2019/11/3

転勤命令受け入れは社員次第?

 
 近年、「転勤」への風当たりが強い。かつて転勤命令は絶対であり、それに粛々と従うのはビジネスパーソンの勤めだった。

 転勤命令の有効性に関しては、よく知られた最高裁の次の判例がある(「東亜ペイント事件」昭61.7.14)。

・就業規則等に転勤を命ずることができる旨の定めがあり、
・実際にこれに基づく転勤が頻繁に行われ、
・勤務場所を限定する合意がなされていない場合、
・会社は労働者の個別的同意なく転勤を命ずることができる。

 というものだ。もちろん、家族の介護等で労働者が著しい負担を強いられるような転勤命令は、権利の濫用として認められないものの、「基本的に転勤命令には従わなければならない」というのは、最高裁がお墨付きを与えたルールである‥‥はずだが、近ごろはそうでもないようだ。
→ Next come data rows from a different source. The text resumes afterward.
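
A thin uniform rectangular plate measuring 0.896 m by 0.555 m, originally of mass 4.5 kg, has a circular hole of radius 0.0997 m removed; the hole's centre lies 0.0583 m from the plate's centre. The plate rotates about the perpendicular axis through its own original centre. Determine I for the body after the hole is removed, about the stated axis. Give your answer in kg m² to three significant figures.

Unpierced body about its centre: I₀ = (1/12)M(a²+b²) = (1/12)(4.5)[(0.896)² + (0.555)²] = 0.41657 kg m².
The removed disk has mass m = M·πr²/(ab) = (4.5)·π(0.0997)²/(0.896·0.555) = 0.28259 kg (same uniform areal density).
Its moment of inertia about the rotation axis (parallel-axis theorem): I_hole = (1/2)mr² + md² = (1/2)(0.28259)(0.0997)² + (0.28259)(0.0583)² = 0.0023649 kg m².
Treating the hole as negative mass, I = I₀ − I_hole = 0.41657 − 0.0023649 = 0.4142 kg m².

0.414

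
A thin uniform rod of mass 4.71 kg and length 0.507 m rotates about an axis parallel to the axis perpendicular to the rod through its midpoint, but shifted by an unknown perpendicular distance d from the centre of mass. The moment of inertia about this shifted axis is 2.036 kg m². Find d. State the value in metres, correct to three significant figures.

About the centre-of-mass axis, I_cm = (1/12)ML² = (1/12)(4.71)(0.507)² = 0.10089 kg m².
Parallel axis theorem: I = I_cm + Md², so Md² = 2.036 − 0.10089 = 1.9351 kg m².
d = √(1.9351 / 4.71) = 0.64098 m.

0.641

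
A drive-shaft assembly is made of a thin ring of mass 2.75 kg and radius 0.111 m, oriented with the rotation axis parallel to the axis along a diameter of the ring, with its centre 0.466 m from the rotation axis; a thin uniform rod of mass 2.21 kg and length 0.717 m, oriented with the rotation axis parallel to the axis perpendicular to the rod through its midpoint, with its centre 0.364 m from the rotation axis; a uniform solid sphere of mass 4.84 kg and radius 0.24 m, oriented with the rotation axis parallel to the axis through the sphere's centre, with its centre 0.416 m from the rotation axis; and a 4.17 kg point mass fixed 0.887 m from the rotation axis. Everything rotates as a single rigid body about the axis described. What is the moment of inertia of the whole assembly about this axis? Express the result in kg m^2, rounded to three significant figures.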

 転勤命令の受諾権は社員に移行しつつあり、企業もそれを認めつつある。

 先日、公表されたエン・ジャパン社の「転勤に関する意識調査」でも、その傾向が如実に表れている。

 まず、転勤辞令が出た場合の対処法では、63%が「承諾する」(承諾する:13%、条件付きで承諾する:50%)と回答し、「条件に関係なく拒否する」(19%)、「わからない」(18%)と答えた。属性別に見ると、年代別ではそれほど違いはないが、男女別では女性の方が拒否の割合が高い。

 次に「条件付きで承諾する」と回答した人に、承諾条件を聞いたところ、上位3つは、
 
①「家賃補助が出る」(73%)
②「昇進・昇給がある」(56%)
③「転勤期間が決まっている」(55%)

 となっている。ちなみに、他の選択肢として挙げられているのは、「単身赴任手当がある」「やりたい仕事ができる」「転勤先を選択できる」というものだ。

 こういった結果を見ると、「何らかのメリットを付与するので転勤を受け入れてもらえないか」と会社からお願いする時代になりつつあることがうかがえる。無理強いをして、退職されても困るので、会社側の低姿勢の傾向はさらに強まるかもしれない。

 何しろ、「転勤は退職を考えるキッカケになりますか?」との問いに、6割以上が「なる」(なる:31%、ややなる:33%)と回答しているのだ。

 このように、今の時代、転勤に対する拒否反応はかなり強いが、肯定的な側面もある。転勤経験がある人に、転勤してよかったことを尋ねたところ、

①「人間関係が広がった」(55%)
②「自身の能力が向上した」(39%)
③「業務範囲が広がった」(37%)

 が上位となっており、社員のキャリア形成のうえで、転勤が重要なチャンスとなることがわかる。 さらに、4番目に「適応能力の獲得につながった」(28%)があり、実はこれが一番の転勤のメリットではないかと思う。

 今の環境を維持したいという気持ちはわかるが、「ゆでガエル」になってしまっては変化にうまく対応できない。転勤を機会に、環境を変えてみるというのも長い目でみれば本人のためになる可能性は高い。

 家族の事情等で転勤は困難というのならともかく、住み慣れた場所を離れたくないといった理由であれば、転勤のメリットも一考してみてはいかがだろうか。